’Crypto King’ Kidnapper’s Guilty Plea Rocks Industry as Co-Defendants’ Trial Hits Legal Snags

Crypto's dark underbelly gets another courtroom spotlight as kidnapping conspirator folds under pressure.
Legal Limbo Deepens
While one perpetrator takes the guilty plea route, remaining defendants watch their day in court get pushed further into the calendar—proving even crypto crime moves at blockchain speed sometimes.
Industry Reckoning Continues
Another day, another reminder that not all crypto volatility happens on the charts.
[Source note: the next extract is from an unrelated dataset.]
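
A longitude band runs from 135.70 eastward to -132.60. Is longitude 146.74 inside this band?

Yes

Band width going east from +135.70° to -132.60°: ((-132.60 − 135.70) mod 360) = 91.70°.
Offset of +146.74° east of the west edge: ((146.74 − 135.70) mod 360) = 11.04°.
11.04° ≤ 91.70° ⇒ inside.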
The sector's growing pains now include everything from regulatory scrutiny to kidnapping trials—because apparently traditional finance wasn't exciting enough for some.
Just when you thought crypto couldn't get more dramatic, the justice system delivers its own version of a hard fork.
Forced bankruptcy
The kidnapping came months after investors forced Pleterski into bankruptcy in August 2022 while trying to recover more than $40 million they'd given him for crypto and foreign exchange investments.
Pleterski himself faces fraud and money laundering charges related to investor funds, with a trial set for October 2026.
Baek pointed to Pleterski's abduction as one of several high-profile cases demonstrating how "these breadcrumbs translate into real danger," citing "the Bali case involving a Chinese couple whose posts preceded their deaths, and a U.S. influencer who was extorted soon after posting wallet screenshots."
"Oversharing doesn't just show off wealth—it outlines habits and vulnerabilities. To a motivated attacker, that's a roadmap," he said.
In November 2024, WonderFi Technologies CEO Dean Skurka was abducted amid a rise in crypto-related attacks across Canada, with a kidnappers demanding a $1 million CAD ransom that was paid electronically before he was found unharmed in Centennial Park, Etobicoke.
Last month, Keyron Moore received 13 years in prison for a 2022 Toronto-area kidnapping involving torture, sexual assault, and a $1 million Bitcoin demand from a victim identified as A.T., who was abducted outside a Thornhill plaza and confined in a Barrie garage.
Security researcher Jameson Lopp had earlier predicted that 2025 WOULD mark “an all-time high” for such attacks—now already exceeding 52 cases worldwide.